Digital Citizenship: More Important Than Ever

Respect, educate, prevent and protect are commonly associated with digital citizenship.  Today, we are finding these common elements are more important than even when it comes to how students and adults conduct themselves, especially on social media.

Digital Citizenship as defined in an article written by Terry Heick, is “The quality of habits, actions, and consumption patters that impact the ecology of digital content and communities.”

Heick goes on to write, “As more and more students interact digitally – with content, one another, and various communities – the concept of digital citizenship becomes increasingly important.”  “The Definition of Digital Citizenship” (2017).

Heavy use of information technology today requires certain sites to set and enforce a standard of digital etiquette that involves the use of appropriate behavior and language. Without such expectations digital citizens may experience digital laws broken, rights violated, physical and mental stress, and/or online security jeopardized.

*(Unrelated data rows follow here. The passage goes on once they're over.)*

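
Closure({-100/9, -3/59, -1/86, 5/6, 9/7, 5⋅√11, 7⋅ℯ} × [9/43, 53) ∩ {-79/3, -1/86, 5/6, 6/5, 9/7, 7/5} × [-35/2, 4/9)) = {-1/86, 5/6, 9/7} × [9/43, 4/9]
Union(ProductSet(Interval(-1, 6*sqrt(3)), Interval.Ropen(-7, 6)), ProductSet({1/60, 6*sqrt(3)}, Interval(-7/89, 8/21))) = ProductSet(Interval(-1, 6*sqrt(3)), Interval.Ropen(-7, 6))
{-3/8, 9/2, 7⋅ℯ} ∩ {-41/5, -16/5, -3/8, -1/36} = {-3/8}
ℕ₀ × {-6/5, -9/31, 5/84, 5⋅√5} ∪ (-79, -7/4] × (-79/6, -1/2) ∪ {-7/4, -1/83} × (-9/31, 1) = ({-7/4, -1/83} × (-9/31, 1)) ∪ ((-79, -7/4] × (-79/6, -1/2)) ∪ (ℕ₀ × {-6/5, -9/31, 5/84, 5⋅√5})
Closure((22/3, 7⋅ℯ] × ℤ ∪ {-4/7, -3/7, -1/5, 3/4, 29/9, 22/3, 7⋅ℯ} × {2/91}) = ([22/3, 7⋅ℯ] × ℤ) ∪ ({-4/7, -3/7, -1/5, 3/4, 29/9, 22/3, 7⋅ℯ} × {2/91})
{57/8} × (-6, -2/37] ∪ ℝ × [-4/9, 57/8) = (ℝ × [-4/9, 57/8)) ∪ ({57/8} × (-6, -2/37])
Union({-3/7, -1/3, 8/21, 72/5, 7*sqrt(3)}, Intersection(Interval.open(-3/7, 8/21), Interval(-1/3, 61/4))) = Union({-3/7, 72/5, 7*sqrt(3)}, Interval(-1/3, 8/21))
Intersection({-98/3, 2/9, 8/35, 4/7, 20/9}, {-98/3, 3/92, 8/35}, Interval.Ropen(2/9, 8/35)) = EmptySet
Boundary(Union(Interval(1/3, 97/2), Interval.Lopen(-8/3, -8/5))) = {-8/3, -8/5, 1/3, 97/2}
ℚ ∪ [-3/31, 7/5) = ℚ ∪ [-3/31, 7/5]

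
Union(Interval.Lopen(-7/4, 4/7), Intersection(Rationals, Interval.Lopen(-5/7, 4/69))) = Union(Intersection(Interval.Lopen(-5/7, 4/69), Rationals), Interval.Lopen(-7/4, 4/7))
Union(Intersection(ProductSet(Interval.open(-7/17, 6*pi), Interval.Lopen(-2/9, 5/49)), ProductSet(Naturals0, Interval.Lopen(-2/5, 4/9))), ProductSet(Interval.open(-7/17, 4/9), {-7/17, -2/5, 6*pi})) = Union(ProductSet(Interval.open(-7/17, 4/9), {-7/17, -2/5, 6*pi}), ProductSet(Range(0, 19, 1), Interval.Lopen(-2/9, 5/49)))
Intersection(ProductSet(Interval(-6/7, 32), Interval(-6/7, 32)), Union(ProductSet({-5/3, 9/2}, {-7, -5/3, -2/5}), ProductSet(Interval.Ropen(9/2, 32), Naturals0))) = Union(ProductSet({9/2}, {-2/5}), ProductSet(Interval.Ropen(9/2, 32), Range(0, 33, 1)))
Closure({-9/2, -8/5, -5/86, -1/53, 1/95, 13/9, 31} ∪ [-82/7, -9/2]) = [-82/7, -9/2] ∪ {-8/5, -5/86, -1/53, 1/95, 13/9, 31}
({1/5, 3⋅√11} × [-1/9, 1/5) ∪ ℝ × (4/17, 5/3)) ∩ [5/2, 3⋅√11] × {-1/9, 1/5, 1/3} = ({3⋅√11} × {-1/9}) ∪ ([5/2, 3⋅√11] × {1/3})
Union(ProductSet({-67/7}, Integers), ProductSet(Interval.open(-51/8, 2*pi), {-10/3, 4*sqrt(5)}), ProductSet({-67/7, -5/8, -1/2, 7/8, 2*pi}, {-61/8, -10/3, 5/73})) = Union(ProductSet({-67/7}, Integers), ProductSet({-67/7, -5/8, -1/2, 7/8, 2*pi}, {-61/8, -10/3, 5/73}), ProductSet(Interval.open(-51/8, 2*pi), {-10/3, 4*sqrt(5)}))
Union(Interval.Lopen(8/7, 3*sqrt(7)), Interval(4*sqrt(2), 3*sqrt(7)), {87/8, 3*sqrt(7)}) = Union({87/8}, Interval.Lopen(8/7, 3*sqrt(7)))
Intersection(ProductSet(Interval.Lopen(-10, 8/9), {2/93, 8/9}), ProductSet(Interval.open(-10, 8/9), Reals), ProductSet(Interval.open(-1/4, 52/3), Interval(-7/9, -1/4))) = EmptySet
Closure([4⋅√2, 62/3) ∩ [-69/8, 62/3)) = [4⋅√2, 62/3]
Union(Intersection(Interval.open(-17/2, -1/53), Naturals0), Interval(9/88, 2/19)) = Interval(9/88, 2/19)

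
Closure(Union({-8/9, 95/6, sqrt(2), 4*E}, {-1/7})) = {-8/9, -1/7, 95/6, sqrt(2), 4*E}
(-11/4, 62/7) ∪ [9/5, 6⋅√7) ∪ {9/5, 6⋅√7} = (-11/4, 6⋅√7]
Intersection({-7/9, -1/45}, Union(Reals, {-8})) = {-7/9, -1/45}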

Impact of Social Media on Learning

Does social media impact learning?  Let’s look at the positive and negative impact of social media on learning.

Positive impact for learning ~ digital communication skills that need to be mastered including texting, tweeting, and Instagramming can be strengthened.  Students are more willing to complete assignments when they can use technology to research and share information, communicate or create ideas.

Using social media can foster collaborative community learning environments.  Students have options for creating authentic, creative work through blogs, YouTube, or podcasts – just to name a few.  It is yet to be seen whether or not social media can improve grades.

Negative impact for learning ~ Using social media can cause overstimulation and lack of focus, cyberbullying and plagiarism, distraction to the point of failure, poor decision-making leading to a negative digital footprint, and lack of adequate cyber security to protect students.  In addition, students unable to navigate platforms and operating systems find themselves at a disadvantage.

When it comes to students using social media, the impact on learning can be both positive and negative.

Facebook:10 Reasons To Spend Less Time

  1. Personal free time spent checking Facebook and other social media sites takes time that could be spent with someone in your real life.
  2. How do you define friends? The definition of friend has become fuzzy in our  social media world.  Facebook friends may like your posts but most won’t be available in real time or when you truly need it.
  3. Facebook and other social media can bring out the worst in people. From the safety of a computer, people feel entitled to judge, often bashing those that don’t agree with their views.
  4. Competing with friends gets old. You see your Facebook friends’ posts with amazing photos of events and activities.  You feel compelled to post something of your own to keep yourself relevant.  Before you know it, competing can be exhausting.
  5. Facebook uses your data. You wouldn’t publicize or share your private data with just anyone, so why allow  access to your information and sell it?
  6. The influence of fake news. Fake news articles posted and shared  may have influenced the outcome of the last presidential election. While we may not know if that is truly the case, we do know that it is one of the biggest sources of news today and voters read the fake content. Even with task forces trying to control it, fake stories and misinformation persists.
  7. Social manipulation. Facebook will suggest friends based on the friends you already have, pages you like or info you may share.  These may be subtle tactics to suggest broadening your network, but it is essentially social manipulation.
  8. Exposure to excessive advertising. It seems the ads on Facebook now outnumber posts from friends and family.  Why would you want to spend valuable time looking at advertisements telling you about a product you recently searched on Amazon last week or a retailer a Facebook “friend” likes?
  9. Protecting your digital reputation. What began as a fun way to share our lives with friends and family has become a hunting ground for colleges and companies as a way to background check and possibly eliminate, potential candidates.  Your digital reputation can be impacted every time you post or like something  and/or any time you are tagged.